Düşmenin çok komik olduğu bazı durumlar vardır: Eğer düşen kişi ciddi bir tutum içerisindeyken düşmüşse ve düşmesinin çok olumsuz bir sonucu olmadıysa bu örnekte olduğu gibi düşme olayı hemen herkes için eğlencelidir.

Zamansal mesafe de önemlidir. Komedyen Gilbert Gottfried 11 Eylül saldırısının hemen arkasından konu ile ilgili bir şaka yaptığında yuhalanmış olmasına karşın birçok komedyenin Yahudi Soykırımı ile ilgili şakası komik bulunur.

Sosyal mesafe ise şakaya konu olanın başkası olması anlamına gelir. Şakaya konu olan kişi ya da kişilerin yakınlık derecesi o şakanın sosyal mesafesini belirler.

Bir diğer senaryo ise varsayımsal (farazi) şakalardır, çizgi filmde kedinin üzerinden silindir geçmesi ve kediyi yere yapıştırması komiktir çünkü gerçek olmadığını biliriz. Üstelik çizgi film karakterlerinin sıklıkla ölmesi, ölümcül yaralar alması, insanlarda psikolojik olarak rahatlama duygusuna yol açar. “Rahatlama Teorisi” olarak adlandırılan bu teori, Freud tarafından geliştirilmiştir.

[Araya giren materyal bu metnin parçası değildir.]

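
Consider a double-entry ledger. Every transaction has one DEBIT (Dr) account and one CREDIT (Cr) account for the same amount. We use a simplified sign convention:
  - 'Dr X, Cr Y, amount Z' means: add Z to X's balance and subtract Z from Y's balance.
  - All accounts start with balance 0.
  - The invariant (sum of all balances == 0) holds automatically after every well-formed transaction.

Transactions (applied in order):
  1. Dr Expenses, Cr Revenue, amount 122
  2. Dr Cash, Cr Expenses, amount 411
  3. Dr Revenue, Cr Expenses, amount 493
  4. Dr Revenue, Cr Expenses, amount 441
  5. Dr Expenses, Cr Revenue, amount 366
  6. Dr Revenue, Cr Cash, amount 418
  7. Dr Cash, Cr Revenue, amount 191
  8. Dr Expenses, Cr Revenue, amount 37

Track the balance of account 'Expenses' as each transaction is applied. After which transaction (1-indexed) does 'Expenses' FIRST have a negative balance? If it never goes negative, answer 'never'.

Answer: 2

Derivation:
After txn 1: Expenses=122
After txn 2: Expenses=-289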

Rahatlama teorisi olumsuzluk karşısında mizahın başa çıkma mekanizması olarak kullanılması anlamına gelir. Freud bunu egonun dış dünyanın travmalarından etkilenmeme konusundaki ısrarı olarak tanımlar.

Hastanelerde doktorların sürekli olarak tanık oldukları dehşet uyandırıcı olaylar nedeni ile sıklıkla incitici şakalar yapmaları ya da savaş alanlarında askerlerin ölüm ve yaralanma ile ilgili şakalar yapmaları buna örnek gösterilebilir.

Mark Twain, haklı olarak “Komedi trajediye zaman eklenmesinden başka bir şey değildir.” demiştir. Başarılı komedyenlerin karanlık şakalarına kahkahalarla gülmenize neden olan komedyenin doğru miktarda ihlal ile doğru miktarda mesafe koymayı başarmasından kaynaklanır.

Farklı kültürlerin farklı mizah anlayışları vardır. Örneğin Japonya’da iş hayatında şaka yapmak hoş görülmez ama barlarda şaka yapılabilir. Cinsiyetçi şakalar Suudi Arabistan’da ve bazı Avrupa ülkelerinde daha yaygın olarak görülür. Açık fikirli insanlar tabularla ilgili şakaları hoş görebilirler. Kara mizah ile ilgili olarak hatırlamamız gereken en önemli unsur iyi şaka ile çirkin şaka arasında çok ince bir çizgi olduğudur.